Friday dinner was our traditional homemade pizza. Hannah makes excellent pizza. After dinner, Stacey and I went to the movies. We went to see Mission Impossible: The Final Reckoning. It was part two of Mission Impossible: Dead Reckoning released in 2023. I didn't really remember what happened in that one, so we watched it on Thursday night to refresh our memories. Those movies all tend to blur into a long string of  over-the-top stunts. The Final Reckoning is the most action-packed, crazy stunt filled one of them all. We enjoyed it.

Saturday we spent most of the morning helping the Fosters over in their house next door. They are hoping to move into it in a few weeks and it still needs a lot of work. The cellar is cleaned out. Tosh worked on the ceilings in the living room during the week. We helped load things to take to the dump and relocated things that were stored there to other locations. Work is coming along there bit by bit.

Saturday was Grant Shillig's ninth birthday, so dinner was a celebration over at the Shillig's house. Grant is Kurt and Julie's son Chase's youngest child. We had pulled pork sandwiches, coleslaw, mosquito salad, and rolls. Miriam made the birthday cake. Sunset was beautiful.

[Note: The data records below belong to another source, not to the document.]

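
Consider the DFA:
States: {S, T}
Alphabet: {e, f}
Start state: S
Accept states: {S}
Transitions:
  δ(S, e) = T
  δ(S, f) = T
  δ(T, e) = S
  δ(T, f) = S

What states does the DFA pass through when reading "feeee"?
read 'f': S → T
  read 'e': T → S
  read 'e': S → T
  read 'e': T → S
  read 'e': S → T
S -> T -> S -> T -> S -> T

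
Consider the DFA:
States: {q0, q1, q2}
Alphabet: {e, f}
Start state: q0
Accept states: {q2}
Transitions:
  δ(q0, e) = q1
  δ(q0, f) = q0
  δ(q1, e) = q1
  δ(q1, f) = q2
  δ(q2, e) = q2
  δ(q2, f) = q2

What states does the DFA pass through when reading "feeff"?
read 'f': q0 → q0
  read 'e': q0 → q1
  read 'e': q1 → q1
  read 'f': q1 → q2
  read 'f': q2 → q2
q0 -> q0 -> q1 -> q1 -> q2 -> q2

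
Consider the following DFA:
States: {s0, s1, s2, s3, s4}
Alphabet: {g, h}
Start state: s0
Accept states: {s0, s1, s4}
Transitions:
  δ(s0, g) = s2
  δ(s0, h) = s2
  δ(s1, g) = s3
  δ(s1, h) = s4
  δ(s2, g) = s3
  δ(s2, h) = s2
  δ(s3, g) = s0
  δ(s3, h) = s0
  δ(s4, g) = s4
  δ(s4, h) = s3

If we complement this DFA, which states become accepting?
Complement accept states = All states \ Original accept states
= {s0, s1, s2, s3, s4} \ {s0, s1, s4}
{s2, s3}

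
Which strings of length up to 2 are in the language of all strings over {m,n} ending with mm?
mm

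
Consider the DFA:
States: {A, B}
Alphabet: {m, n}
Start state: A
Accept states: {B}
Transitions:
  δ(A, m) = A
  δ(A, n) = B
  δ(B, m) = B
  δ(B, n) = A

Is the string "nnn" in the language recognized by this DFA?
Processing string "nnn":
  A --n--> B
  B --n--> A
  A --n--> B
Final state: B
Accept states: {B}
Yes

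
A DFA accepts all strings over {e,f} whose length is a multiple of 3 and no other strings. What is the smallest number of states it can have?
By Myhill–Nerode, count the distinguishable equivalence classes: three classes — length mod 3.
3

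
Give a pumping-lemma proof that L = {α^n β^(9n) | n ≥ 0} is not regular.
Assume L is regular with pumping length p. Idea: pumping the α-block breaks the 1:9 ratio.
Choose s = α^p β^(9p) (length 10p ≥ p). By the pumping lemma, s = xyz with |xy| ≤ p, |y| > 0, so y = α^k with k ≥ 1. Then xy²z = α^(p+k) β^(9p). For this to be in L we would need 9p = 9(p+k), i.e. 9k = 0, contradicting k ≥ 1. So xy²z ∉ L.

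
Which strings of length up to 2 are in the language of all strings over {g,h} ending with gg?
gg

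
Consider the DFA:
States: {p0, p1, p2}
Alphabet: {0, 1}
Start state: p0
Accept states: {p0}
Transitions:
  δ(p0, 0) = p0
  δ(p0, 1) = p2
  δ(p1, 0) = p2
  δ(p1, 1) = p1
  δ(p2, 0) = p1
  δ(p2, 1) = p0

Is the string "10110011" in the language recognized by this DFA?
Processing string "10110011":
  p0 --1--> p2
  p2 --0--> p1
  p1 --1--> p1
  p1 --1--> p1
  p1 --0--> p2
  p2 --0--> p1
  p1 --1--> p1
  p1 --1--> p1
Final state: p1
Accept states: {p0}
No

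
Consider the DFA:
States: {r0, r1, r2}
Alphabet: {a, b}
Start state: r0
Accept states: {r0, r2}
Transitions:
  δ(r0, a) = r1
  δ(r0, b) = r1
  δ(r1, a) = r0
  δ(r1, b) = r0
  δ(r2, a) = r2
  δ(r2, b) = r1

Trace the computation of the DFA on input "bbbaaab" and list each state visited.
read 'b': r0 → r1
  read 'b': r1 → r0
  read 'b': r0 → r1
  read 'a': r1 → r0
  read 'a': r0 → r1
  read 'a': r1 → r0
  read 'b': r0 → r1
r0 -> r1 -> r0 -> r1 -> r0 -> r1 -> r0 -> r1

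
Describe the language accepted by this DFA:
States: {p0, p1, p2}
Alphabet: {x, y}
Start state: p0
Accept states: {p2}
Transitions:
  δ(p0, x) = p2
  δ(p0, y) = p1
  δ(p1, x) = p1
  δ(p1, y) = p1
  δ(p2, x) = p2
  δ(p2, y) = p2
Testing a few strings:
  'xxy' → accept
  'y' → reject
  'yx' → reject
  'yxy' → reject
State roles: p0=no input read; p1=started with y (dead); p2=started with x
All strings over {x,y} starting with x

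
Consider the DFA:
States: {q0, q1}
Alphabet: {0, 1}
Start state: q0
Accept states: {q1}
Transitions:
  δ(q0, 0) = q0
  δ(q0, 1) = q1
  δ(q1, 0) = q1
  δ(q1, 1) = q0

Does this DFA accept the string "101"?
Processing string "101":
  q0 --1--> q1
  q1 --0--> q1
  q1 --1--> q0
Final state: q0
Accept states: {q1}
No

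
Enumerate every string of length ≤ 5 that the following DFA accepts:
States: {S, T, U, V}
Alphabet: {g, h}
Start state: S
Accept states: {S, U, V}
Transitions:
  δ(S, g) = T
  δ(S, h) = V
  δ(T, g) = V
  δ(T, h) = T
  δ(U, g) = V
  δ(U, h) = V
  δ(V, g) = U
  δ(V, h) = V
ε, h, gg, hg, hh, ggg, ggh, ghg, hgg, hgh, hhg, hhh, gggg, gggh, gghg, gghh, ghgg, ghgh, ghhg, hggg, hggh, hghg, hghh, hhgg, hhgh, hhhg, hhhh, ggggg, ggggh, ggghg, ggghh, gghgg, gghgh, gghhg, gghhh, ghggg, ghggh, ghghg, ghghh, ghhgg, ghhgh, ghhhg, hgggg, hgggh, hgghg, hgghh, hghgg, hghgh, hghhg, hghhh, hhggg, hhggh, hhghg, hhghh, hhhgg, hhhgh, hhhhg, hhhhh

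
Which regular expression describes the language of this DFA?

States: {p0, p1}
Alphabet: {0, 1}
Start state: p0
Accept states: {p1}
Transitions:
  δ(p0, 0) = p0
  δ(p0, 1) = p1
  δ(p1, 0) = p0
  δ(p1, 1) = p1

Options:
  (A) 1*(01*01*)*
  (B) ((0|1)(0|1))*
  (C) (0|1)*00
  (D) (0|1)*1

Check each option against the DFA on short strings; one disagreement eliminates an option:
  (A) 1*(01*01*)*: on ε the DFA stays in p0 and rejects (p0 ∉ Accept), but the regex matches it → eliminate
  (B) ((0|1)(0|1))*: on ε the DFA stays in p0 and rejects (p0 ∉ Accept), but the regex matches it → eliminate
  (C) (0|1)*00: on '1' the DFA goes p0 → p1 and accepts (p1 ∈ Accept), but the regex does not match it → eliminate
  (D) (0|1)*1: agrees with the DFA on every string of length ≤ 6
Only (D) is consistent with the DFA.
(D) (0|1)*1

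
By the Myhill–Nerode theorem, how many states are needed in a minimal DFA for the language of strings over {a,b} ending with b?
By Myhill–Nerode, count the distinguishable equivalence classes: two classes — last symbol is b vs. not.
2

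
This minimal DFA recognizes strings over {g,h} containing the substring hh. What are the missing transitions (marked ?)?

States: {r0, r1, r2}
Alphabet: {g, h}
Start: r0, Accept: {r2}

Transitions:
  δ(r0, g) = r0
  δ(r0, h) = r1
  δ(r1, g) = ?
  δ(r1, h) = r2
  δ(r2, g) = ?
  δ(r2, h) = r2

From the language and accept set, identify what each state tracks — r0: no progress toward hh; r1: one trailing h; r2: substring hh seen.
Each missing δ(q, a) is the state matching the new tracked value after reading a.
δ(r1, g) = r0; δ(r2, g) = r2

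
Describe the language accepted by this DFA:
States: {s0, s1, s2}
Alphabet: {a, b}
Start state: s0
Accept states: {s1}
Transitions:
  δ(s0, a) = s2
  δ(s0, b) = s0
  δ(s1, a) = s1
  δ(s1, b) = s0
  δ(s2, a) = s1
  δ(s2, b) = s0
Testing a few strings:
  'baab' → reject
  'ab' → reject
  'bbb' → reject
  'aa' → accept
State roles: s0=last symbol not a; s1=two trailing a's; s2=one trailing a
All strings over {a,b} ending with aa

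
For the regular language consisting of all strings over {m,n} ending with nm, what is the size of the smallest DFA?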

Miriam, Grant, and the birthday cake.



Sunset on Saturday.

Today is a very pretty summer Sabbath day.  Church went well. Stacey and I were the speakers in sacrament meeting. We assign speakers by moving down the branch list alphabetically and in a branch our size, that means you get to speak three or four times a year. Our talks went well. During the second hour, because this is a fifth Sunday, we practiced some of the new hymns. Now we're home and lunch will be ready soon. It is a fine warm day. I'm planning on a nap after lunch and perhaps a walk later toward evening.

We've come to the end of June already. It treated us to a summer heat wave in the very first days of summer. I hope that wasn't the last summer heat we'll have. The week ahead is supposed to be warm, but not hot. Friday is Independence Day, a holiday that, in my mind, seems to come in the middle of summer, although the season is really only fourteen days old. I love the 4th of July. I love the food. I love the fireworks. I love celebrating the freedom we are blessed with in this great nation, freedom created by the wisdom of great men and women and won and maintained by the blood and sacrifice of heroic patriots. I hope you have a safe and glorious 4th.